California law requires sellers in the vast majority of residential real estate transactions, to disclose known defects in writing. Cal. Civ. Code § 1102. One of the most common errors made by real estate brokers and agents is to fail to make a proper disclosure. Mandatory disclosures include revealing the presence of lead paint, a death on the premises less than three years prior, id. § 1710.2, pest infestations, drainage issues, encroachments, easements, neighborhood noise, boundary disputes, bad neighbors, and lawsuits affecting the property. Id. § 1102.6.

Accountant Malpractice

In general accountants get sued for two categories of mistakes: either they make a mistake in preparing tax returns, or, in performing an audit they failed to catch a fraud or embezzlement. Mistakes in preparing tax returns can usually be remedied simply by amending the returns. Audit errors, however, present a more challenging case. Jurors tend to sympathize with clients not the accountants. And since many of the actuarial issues presented at trial are hopelessly obscure, technical, and boring, jurors will often default to finding liability against a CPA simply for lacking charm.

Attorney Malpractice

Lawyers enjoy huge systemic advantages when they are sued for malpractice. Arbitrators are lawyers. Judges are lawyers. These decision-makers might easily sympathize with the lawyer-defendant before the client-victim. On the other hand, juries tend to sympathize more with clients than they do with lawyers. So malpractice jury trials against attorneys can be very dangerous for those defendants.

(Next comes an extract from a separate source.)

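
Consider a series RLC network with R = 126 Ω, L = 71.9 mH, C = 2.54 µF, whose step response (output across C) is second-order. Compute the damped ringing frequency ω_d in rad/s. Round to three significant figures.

For a series RLC circuit (capacitor voltage as output), ω_n = 1/√(LC) = 1/√(71.9 mH · 2.54 µF) = 2340 rad/s.
ζ = (R/2)·√(C/L) = (126/2)·√(2.54 µF/71.9 mH) = 0.374.
ω_d = 2340·√(1 − 0.374²) = 2170 rad/s.

ω_d ≈ 2170 rad/s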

As a second advantage, lawyers can and do sometimes represent themselves, leveraging cost efficiencies while the former clients hemorrhage litigation expenses. In the alternative, many lawyers enjoy an insurance defense war-chest that orients them toward fighting longer and harder than they otherwise might, had they borne the risks of litigation directly.

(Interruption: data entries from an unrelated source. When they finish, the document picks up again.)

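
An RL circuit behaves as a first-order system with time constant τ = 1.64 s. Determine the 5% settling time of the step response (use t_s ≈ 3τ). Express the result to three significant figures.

t_s ≈ 4.92 s

t_s ≈ 3τ = 4.92 s.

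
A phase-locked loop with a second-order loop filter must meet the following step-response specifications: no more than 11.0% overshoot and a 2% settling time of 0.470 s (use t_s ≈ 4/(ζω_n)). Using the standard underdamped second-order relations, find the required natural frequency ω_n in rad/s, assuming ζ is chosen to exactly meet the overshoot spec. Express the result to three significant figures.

ω_n ≈ 14.8 rad/s

From %OS = 100·exp(−πζ/√(1−ζ²)), invert to get ζ = −ln(OS)/√(π² + ln²(OS)) with OS = 0.110.
−ln 0.110 = 2.207, so ζ = 2.207/√(π² + 4.872) = 0.575.
From t_s ≈ 4/(ζω_n): ω_n = 4/(ζ·t_s) = 4/(0.575·0.470) = 14.8 rad/s.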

Third, the statute of limitations to sue a lawyer, at one year, is among the shortest of all California torts. Cal. Civ. Proc. Code § 340.6 (“An action against an attorney for a wrongful act or omission, other than for actual fraud, arising in the performance of professional services shall be commenced within one year after the plaintiff discovers, or through the use of reasonable diligence should have discovered, the facts constituting the wrongful act or omission.").

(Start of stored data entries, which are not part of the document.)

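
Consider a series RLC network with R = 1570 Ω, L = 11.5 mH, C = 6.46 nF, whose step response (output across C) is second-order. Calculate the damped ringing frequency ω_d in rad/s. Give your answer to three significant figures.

For a series RLC circuit (capacitor voltage as output), ω_n = 1/√(LC) = 1/√(11.5 mH · 6.46 nF) = 116000 rad/s.
ζ = (R/2)·√(C/L) = (1570/2)·√(6.46 nF/11.5 mH) = 0.588.
ω_d = ω_n√(1−ζ²) = 93800 rad/s.

ω_d ≈ 93800 rad/s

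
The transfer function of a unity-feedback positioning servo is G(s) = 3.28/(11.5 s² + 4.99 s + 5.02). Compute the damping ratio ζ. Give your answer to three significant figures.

ζ ≈ 0.328

Dividing through by 11.5: denominator becomes s² + 0.4339 s + 0.4365.
So ω_n = √0.4365 = 0.661 rad/s and ζ = 0.4339/(2·0.661) = 0.328.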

The statute of limitations begins to run: (1) when the client discovers, or should discover, the facts establishing the elements of his cause of action for legal malpractice, Genisman v. Carley, 29 Cal. App. 5th 45, 50 (2018), and (2) when the client sustains appreciable and actual harm, Budd v. Nixen, 6 Cal. 3d 195, 201 (1971). The statute shall be tolled, however, as long at the attorney continues to represent the client. See Kelly v. Orr, 243 Cal. App. 4th 940, 948 (2016); Laclette v. Galindo, 184 Cal. App. 4th 919, 927 (2010) (“An attorney's representation of a client ordinarily ends when the client discharges the attorney or consents to a withdrawal, the court consents to the attorney's withdrawal, or upon completion of the tasks for which the client retained the attorney.”).

Thus, typically, the statute will begin to run when three events have occurred: (1) the client is aware of the malfeasance, and (2) has suffered actual harm as a consequence of the malfeasance, Cal. Civ. Proc. Code § 340.6(a)(1), and (3) the attorney has withdrawn or been discharged, Cal. Civ. Proc. Code § 340.6(a)(2).